Another example of misleading code coverage is as follows:
def square(x, y):
return x + y
def test_square():
assert square(2, 2) == 4
Although the test passes, the method by accident returns the right answer. The code coverage here is 100%, but the code doesn’t do what it’s supposed to do. To find these issues mutation testing could be the solution. With this type of tests the code is randomly ‘mutated’, for example replacing logical operators. If the test survives after it was mutated, this might indicate there is something wrong. In this case a mutation might change the plus operator to the actual square operator and the test still passes, which indicates we should take a look at this.
3. Service tests
Service tests are written on the level of a whole service. Here it depends whether calls to other services are mocked. I think it’s important here to keep the microservice architecture in mind, where components like databases often aren’t shared with other microservices. These components which belong to a microservice shouldn’t be mocked, while calls to other services should be mocked.

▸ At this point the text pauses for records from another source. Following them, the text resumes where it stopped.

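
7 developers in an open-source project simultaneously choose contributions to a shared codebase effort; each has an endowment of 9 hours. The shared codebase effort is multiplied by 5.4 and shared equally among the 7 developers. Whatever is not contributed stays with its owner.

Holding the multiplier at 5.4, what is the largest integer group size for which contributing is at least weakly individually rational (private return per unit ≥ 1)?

5

Private return per unit is 5.4/(group size), which is ≥ 1 whenever the group size is ≤ 5.4.
The largest such integer is 5.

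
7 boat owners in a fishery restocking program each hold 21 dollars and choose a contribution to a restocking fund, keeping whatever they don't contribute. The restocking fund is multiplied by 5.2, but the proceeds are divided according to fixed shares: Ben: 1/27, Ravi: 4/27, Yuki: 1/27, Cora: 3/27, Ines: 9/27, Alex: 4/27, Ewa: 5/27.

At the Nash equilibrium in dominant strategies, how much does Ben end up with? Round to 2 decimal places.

25.04 dollars

For player j, contributing a unit is worthwhile iff 5.2 × (j's share) ≥ 1, i.e. iff j's share is at least 0.1923.
The only share above 0.1923 is Ines's 9/27, contributing 21; the remaining 6 contribute 0. Total contributed: 21.
Ben keeps 21 and receives 5.2 × 21 × 1/27 = 4.04 from the restocking fund, for a payoff of 25.04.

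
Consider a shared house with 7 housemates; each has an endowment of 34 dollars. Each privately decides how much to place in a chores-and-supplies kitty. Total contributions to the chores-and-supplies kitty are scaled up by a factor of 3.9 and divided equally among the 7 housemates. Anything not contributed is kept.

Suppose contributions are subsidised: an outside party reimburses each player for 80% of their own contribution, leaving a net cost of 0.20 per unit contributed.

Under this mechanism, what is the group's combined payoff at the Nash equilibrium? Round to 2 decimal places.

1118.60 dollars

Under the mechanism each unit contributed yields (3.9/7) / 0.20 = 2.7857 back to its contributor per unit of net cost, which exceeds 1, making full contribution the dominant choice for everyone.
At the Nash equilibrium everyone contributes 34. Group total payoff = 7 × (34 × 0.80 + 3.9 × 34) = 1118.60.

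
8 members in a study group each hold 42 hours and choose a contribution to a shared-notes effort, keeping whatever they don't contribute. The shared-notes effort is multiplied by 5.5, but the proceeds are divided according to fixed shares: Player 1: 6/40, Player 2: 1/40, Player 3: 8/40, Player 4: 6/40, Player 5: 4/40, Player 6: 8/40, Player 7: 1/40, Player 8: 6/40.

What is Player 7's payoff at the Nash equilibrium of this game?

A player with share s gets back 5.5·s per unit contributed, so full contribution is dominant for anyone with s > 1/5.5 = 0.1818 and zero contribution is dominant for anyone below.
Player 3 and Player 6 are above the threshold, contributing 42 each; the remaining 6 contribute 0. Total contributed: 84.
Player 7 keeps 42 and receives 5.5 × 84 × 1/40 = 11.55 from the shared-notes effort, for a payoff of 53.55.

53.55 hours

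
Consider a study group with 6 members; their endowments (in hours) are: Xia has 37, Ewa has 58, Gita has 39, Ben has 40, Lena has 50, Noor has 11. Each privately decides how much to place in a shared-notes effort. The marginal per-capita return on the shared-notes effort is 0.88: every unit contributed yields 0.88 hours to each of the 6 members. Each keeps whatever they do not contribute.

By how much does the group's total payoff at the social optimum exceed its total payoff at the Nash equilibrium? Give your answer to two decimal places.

1005.80 hours

The private return per contributed unit is 0.88 < 1 for everyone, so the Nash equilibrium is zero contribution and the group total is Σ E_j = 37 + 58 + 39 + 40 + 50 + 11 = 235.
Each contributed unit returns 5.280 to the group, so the social optimum is full contribution by everyone: group total = 5.280 × 235 = 1240.80.
Efficiency loss = (5.280 − 1) × 235 = 1005.80.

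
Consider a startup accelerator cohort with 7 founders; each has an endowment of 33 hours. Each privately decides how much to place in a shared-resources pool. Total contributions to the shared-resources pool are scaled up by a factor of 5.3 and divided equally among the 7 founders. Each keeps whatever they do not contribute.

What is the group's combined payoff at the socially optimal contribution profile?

Each contributed unit returns 5.300 to the group as a whole (0.7571 to each of 7 players), which exceeds 1, so the social optimum is full contribution: group total = 5.300 × 231 = 1224.30.

1224.30 hours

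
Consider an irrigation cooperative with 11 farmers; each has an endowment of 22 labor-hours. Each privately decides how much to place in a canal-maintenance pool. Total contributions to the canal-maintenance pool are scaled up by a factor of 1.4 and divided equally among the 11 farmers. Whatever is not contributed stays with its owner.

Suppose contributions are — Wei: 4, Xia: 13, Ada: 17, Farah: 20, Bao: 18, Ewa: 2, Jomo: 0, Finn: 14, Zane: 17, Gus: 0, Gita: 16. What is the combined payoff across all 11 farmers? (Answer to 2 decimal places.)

290.40 labor-hours

Total contributed: 4 + 13 + 17 + 20 + 18 + 2 + 0 + 14 + 17 + 0 + 16 = 121; total kept: 11 × 22 − 121 = 121.
The canal-maintenance pool pays out 1.4 × 121 = 169.40 in aggregate.
Group total = 121 + 169.40 = 290.40.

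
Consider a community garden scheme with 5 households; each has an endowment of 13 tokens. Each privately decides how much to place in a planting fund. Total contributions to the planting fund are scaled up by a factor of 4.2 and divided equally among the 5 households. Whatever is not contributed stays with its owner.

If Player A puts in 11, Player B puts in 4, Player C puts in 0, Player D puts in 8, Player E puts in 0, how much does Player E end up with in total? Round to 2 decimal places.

Total contributed: 11 + 4 + 0 + 8 + 0 = 23.
Each receives 4.2 × 23 / 5 = 19.32 from the planting fund.
Player E keeps 13 − 0 = 13, so Player E's payoff is 13 + 19.32 = 32.32.

32.32 tokens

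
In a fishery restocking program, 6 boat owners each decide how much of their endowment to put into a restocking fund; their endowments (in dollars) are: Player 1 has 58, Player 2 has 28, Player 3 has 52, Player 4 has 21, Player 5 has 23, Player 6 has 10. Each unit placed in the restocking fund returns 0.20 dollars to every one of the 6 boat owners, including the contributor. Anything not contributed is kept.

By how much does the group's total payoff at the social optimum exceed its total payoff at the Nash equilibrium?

The private return per contributed unit is 0.20 < 1 for everyone, so the Nash equilibrium is zero contribution and the group total is Σ E_j = 58 + 28 + 52 + 21 + 23 + 10 = 192.
Each contributed unit returns 1.200 to the group, so the social optimum is full contribution by everyone: group total = 1.200 × 192 = 230.40.
Efficiency loss = (1.200 − 1) × 192 = 38.40.

38.40 dollars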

This way the code is tested in a much more realistic situation than unit tests.
I prefer to write theses tests using feature files, for example in Python using behave. The tests describe in a textual scenario what the service functionally should do. I think this has two very big plus sides. The first is that it allows you to talk with people from the business about the functionality of a service, even if they don’t have any techincal knowledge. I once made a mistake to describe an user without technical knowledge what the service did via unit tests. I can’t recommend doing this, since the discussion was about a lot of things, but not about what the code should have done functionally.
The second advantage of feature files is that it acts as documentation for myself, the team and other developers within the organisation. I sometimes look at code with some unit tests which was written a few months ago and it’s hard for me to understand what the code does without diving into it. If the functionality is described via feature files, it’s really easy to understand what the code does without having to dive into it. This is even the same for other developers within the organization.
When I talked about unit tests I said that code coverage can be misleading, since it doesn’t tell you whether all tests scenario’s are realistic. In comparison to unit tests where calls to other classes within the services could be mocked, at service tests this isn’t the case. Only calls to external services are mocked, where the service tests always call the interface or entrypoint of the service. If all the possible scenario’s at the interface are covered via a service test (preferably via a feature file), code coverage can really be useful. Here uncovered code could tell you two things: this piece of code is not yet tested and should be tested or this piece of code will realistically be never called, why do we even have it?
4. Integration tests
Finally the integration tests cover the whole landscape without any mocks. Also called end to end tests or smoke tests, their definition is a bit different but their goal is the same: test a new version of a service within the whole landscape. In the previous level of tests a change could pass all tests within the service, but it could cause a failure in another microservice with which it communicates. Integration tests don’t mock services, but are run in a production-like environment (or even production itself). Similar to service tests, a state can be prepared in the environment, for example injecting the right records into a database. Afterwards a call will be done on the interface of the landscape. After this call is processed in all services the response can be checked, but also the state of the rest of the environment. For example the call should have resulted in an additional record in a database or a message being put in a queue. Of course features files also work for this and I really recommend this.
Closing notes
Although I’ve said a lot of things about testing in Python, there’s still a lot more to talk about. I hope all this information was usefull.